Ma perché gli abitanti di Nareth si arrabbiano con Gesù e vogliono addirittura toglierlo di mezzo?
Danno troppo per scontata la conoscenza di Gesù: «Non è costui il figlio di Giuseppe?». Non riescono ad aprirsi davanti al mistero della sua persona. È accaduto a tanti storici o pseudo storici che lo hanno voluto ricondurre ad una figura umana certamente anche significativa, riducendo il suo insegnamento ad un insegnamento puramente morale elevato così da essere ridotto per certi aspetti ad un’utopia.
Al contrario il suo messaggio è un’occasione di rinnovamento della nostra vita dal male, dalla nostra incapacità di amare in modo vero, per il credente da ciò che allontana da Dio: il peccato, e per tutti di crescita nella fraternità, nella giustizia, nella speranza e nella verità sull’uomo, sulla vita e sulla morte.
«Oggi si è compiuta questa Scrittura che voi avete ascoltato».
Al tempo delle promesse e delle profezie si sostituisce un oggi che è un evento che coinvolge tutti anche ora dopo ben più di duemila anni di cristianesimo. Se i rabbini interpretavano i testi della Scrittura spiegandone il significato “Gesù non spiega, annuncia un fatto; non interpreta, proclama un avvenimento; non chiarisce inaugura un’epoca nuova” (Biffi) Tutti gli uomini di fronte a questa novità sono chiamati a prendere posizione, anche l’indifferenza è già una presa di posizione.
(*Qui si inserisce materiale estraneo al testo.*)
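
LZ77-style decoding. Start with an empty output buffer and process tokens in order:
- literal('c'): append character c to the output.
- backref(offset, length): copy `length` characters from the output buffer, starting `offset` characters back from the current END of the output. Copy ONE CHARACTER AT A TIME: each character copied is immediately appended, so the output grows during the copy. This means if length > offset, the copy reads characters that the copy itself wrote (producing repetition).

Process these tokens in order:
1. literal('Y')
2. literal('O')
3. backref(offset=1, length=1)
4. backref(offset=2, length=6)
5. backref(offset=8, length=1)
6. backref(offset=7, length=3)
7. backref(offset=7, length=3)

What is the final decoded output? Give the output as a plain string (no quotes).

Answer: YOOOOOOOOOOOOOOO

Derivation:
Token 1: literal('Y'). Output: "Y"
Token 2: literal('O'). Output: "YO"
Token 3: backref(off=1, len=1). Copied 'O' from pos 1. Output: "YOO"
Token 4: backref(off=2, len=6) (overlapping!). Copied 'OOOOOO' from pos 1. Output: "YOOOOOOOO"
Token 5: backref(off=8, len=1). Copied 'O' from pos 1. Output: "YOOOOOOOOO"
Token 6: backref(off=7, len=3). Copied 'OOO' from pos 3. Output: "YOOOOOOOOOOOO"
Token 7: backref(off=7, len=3). Copied 'OOO' from pos 6. Output: "YOOOOOOOOOOOOOOO"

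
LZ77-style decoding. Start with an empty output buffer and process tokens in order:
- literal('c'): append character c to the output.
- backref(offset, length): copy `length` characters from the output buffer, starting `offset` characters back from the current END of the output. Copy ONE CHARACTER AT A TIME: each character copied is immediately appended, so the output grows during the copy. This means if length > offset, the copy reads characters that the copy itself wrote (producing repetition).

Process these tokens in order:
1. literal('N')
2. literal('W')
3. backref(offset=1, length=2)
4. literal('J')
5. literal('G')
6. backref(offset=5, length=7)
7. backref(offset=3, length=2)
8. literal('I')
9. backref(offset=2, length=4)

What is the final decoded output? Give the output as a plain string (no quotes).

Token 1: literal('N'). Output: "N"
Token 2: literal('W'). Output: "NW"
Token 3: backref(off=1, len=2) (overlapping!). Copied 'WW' from pos 1. Output: "NWWW"
Token 4: literal('J'). Output: "NWWWJ"
Token 5: literal('G'). Output: "NWWWJG"
Token 6: backref(off=5, len=7) (overlapping!). Copied 'WWWJGWW' from pos 1. Output: "NWWWJGWWWJGWW"
Token 7: backref(off=3, len=2). Copied 'GW' from pos 10. Output: "NWWWJGWWWJGWWGW"
Token 8: literal('I'). Output: "NWWWJGWWWJGWWGWI"
Token 9: backref(off=2, len=4) (overlapping!). Copied 'WIWI' from pos 14. Output: "NWWWJGWWWJGWWGWIWIWI"

Answer: NWWWJGWWWJGWWGWIWIWI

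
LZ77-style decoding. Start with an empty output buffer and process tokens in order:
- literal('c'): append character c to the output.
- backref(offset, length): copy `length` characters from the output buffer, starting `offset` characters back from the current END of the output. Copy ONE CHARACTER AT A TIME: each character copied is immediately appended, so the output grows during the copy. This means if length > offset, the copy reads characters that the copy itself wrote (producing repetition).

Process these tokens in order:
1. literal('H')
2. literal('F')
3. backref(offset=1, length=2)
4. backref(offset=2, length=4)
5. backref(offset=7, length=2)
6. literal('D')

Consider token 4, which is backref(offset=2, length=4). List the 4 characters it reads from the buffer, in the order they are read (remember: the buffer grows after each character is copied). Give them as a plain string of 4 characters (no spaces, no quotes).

Token 1: literal('H'). Output: "H"
Token 2: literal('F'). Output: "HF"
Token 3: backref(off=1, len=2) (overlapping!). Copied 'FF' from pos 1. Output: "HFFF"
Token 4: backref(off=2, len=4). Buffer before: "HFFF" (len 4)
  byte 1: read out[2]='F', append. Buffer now: "HFFFF"
  byte 2: read out[3]='F', append. Buffer now: "HFFFFF"
  byte 3: read out[4]='F', append. Buffer now: "HFFFFFF"
  byte 4: read out[5]='F', append. Buffer now: "HFFFFFFF"

Answer: FFFF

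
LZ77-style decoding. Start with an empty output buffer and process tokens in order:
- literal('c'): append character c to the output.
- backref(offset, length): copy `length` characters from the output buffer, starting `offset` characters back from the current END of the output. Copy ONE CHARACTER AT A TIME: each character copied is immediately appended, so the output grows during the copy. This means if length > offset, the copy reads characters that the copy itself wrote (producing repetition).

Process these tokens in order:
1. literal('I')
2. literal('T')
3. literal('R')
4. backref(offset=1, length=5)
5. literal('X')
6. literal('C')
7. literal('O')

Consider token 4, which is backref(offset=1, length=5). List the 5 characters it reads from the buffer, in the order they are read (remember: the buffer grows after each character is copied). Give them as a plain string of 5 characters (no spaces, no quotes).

Token 1: literal('I'). Output: "I"
Token 2: literal('T'). Output: "IT"
Token 3: literal('R'). Output: "ITR"
Token 4: backref(off=1, len=5). Buffer before: "ITR" (len 3)
  byte 1: read out[2]='R', append. Buffer now: "ITRR"
  byte 2: read out[3]='R', append. Buffer now: "ITRRR"
  byte 3: read out[4]='R', append. Buffer now: "ITRRRR"
  byte 4: read out[5]='R', append. Buffer now: "ITRRRRR"
  byte 5: read out[6]='R', append. Buffer now: "ITRRRRRR"

Answer: RRRRR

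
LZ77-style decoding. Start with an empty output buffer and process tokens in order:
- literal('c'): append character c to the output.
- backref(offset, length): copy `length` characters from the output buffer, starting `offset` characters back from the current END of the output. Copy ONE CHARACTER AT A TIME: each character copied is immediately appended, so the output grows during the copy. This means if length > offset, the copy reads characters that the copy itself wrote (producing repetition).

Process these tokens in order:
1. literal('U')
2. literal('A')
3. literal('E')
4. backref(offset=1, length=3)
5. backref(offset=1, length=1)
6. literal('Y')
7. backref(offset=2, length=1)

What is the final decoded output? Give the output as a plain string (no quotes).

Answer: UAEEEEEYE

Derivation:
Token 1: literal('U'). Output: "U"
Token 2: literal('A'). Output: "UA"
Token 3: literal('E'). Output: "UAE"
Token 4: backref(off=1, len=3) (overlapping!). Copied 'EEE' from pos 2. Output: "UAEEEE"
Token 5: backref(off=1, len=1). Copied 'E' from pos 5. Output: "UAEEEEE"
Token 6: literal('Y'). Output: "UAEEEEEY"
Token 7: backref(off=2, len=1). Copied 'E' from pos 6. Output: "UAEEEEEYE"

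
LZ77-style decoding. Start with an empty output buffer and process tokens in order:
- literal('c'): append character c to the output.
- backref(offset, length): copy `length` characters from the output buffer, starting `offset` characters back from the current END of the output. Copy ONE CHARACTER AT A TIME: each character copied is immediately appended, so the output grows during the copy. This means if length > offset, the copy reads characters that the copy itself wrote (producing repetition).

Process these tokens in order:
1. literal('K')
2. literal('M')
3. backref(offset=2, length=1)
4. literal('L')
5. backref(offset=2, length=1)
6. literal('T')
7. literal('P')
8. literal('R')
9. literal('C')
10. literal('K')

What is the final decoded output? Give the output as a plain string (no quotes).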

Eppure gli uomini cedono sempre alla tentazione di nascondersi dietro le questioni della storia e della politica, vediamo oggi come l’elezione del Presidente della Repubblica, senza trovare il tempo di riflettere sul tema importante del nostro essere e sul destino che ci attende oltre la soglia della nostra vita.
Siccome la verità del Vangelo è ancora oggi molto scomoda ecco che: “tutti nella sinagoga si riempirono di sdegno. Si alzarono e lo cacciarono fuori della città e lo condussero fin sul ciglio del monte, sul quale era costruita la loro città, per gettarlo giù.” Accade anche oggi perché Gesù ci mette in discussione, è scomodo, ci interpella e ci rivolge la stessa domanda: “Chi dici che io sia, per la tua vita, la vita globale, non un momento o alcuni momenti, ma sempre ogni minuto, ogni attimo. Certo non è così semplice attraverso le mille esigenze a sovrastrutture che oggi il mondo ci impone, ma è possibile per noi che diciamo di avere fede, ma anche per chi con buona volontà cerca di essere un’umanità diversa, sensibile e aperta agli altri, con la capacità di fermarsi ogni tanto e di guardarsi dentro leggendo il mondo, la vita con il cuore e con un cuore non chiuso, ma aperto all’ amore e all’ accoglienza dell’altro, degli altri, di tutti.
Chiediamoci se anche noi vorremmo buttare Gesù nel burrone perché ci dice quello che non vorremmo sentire.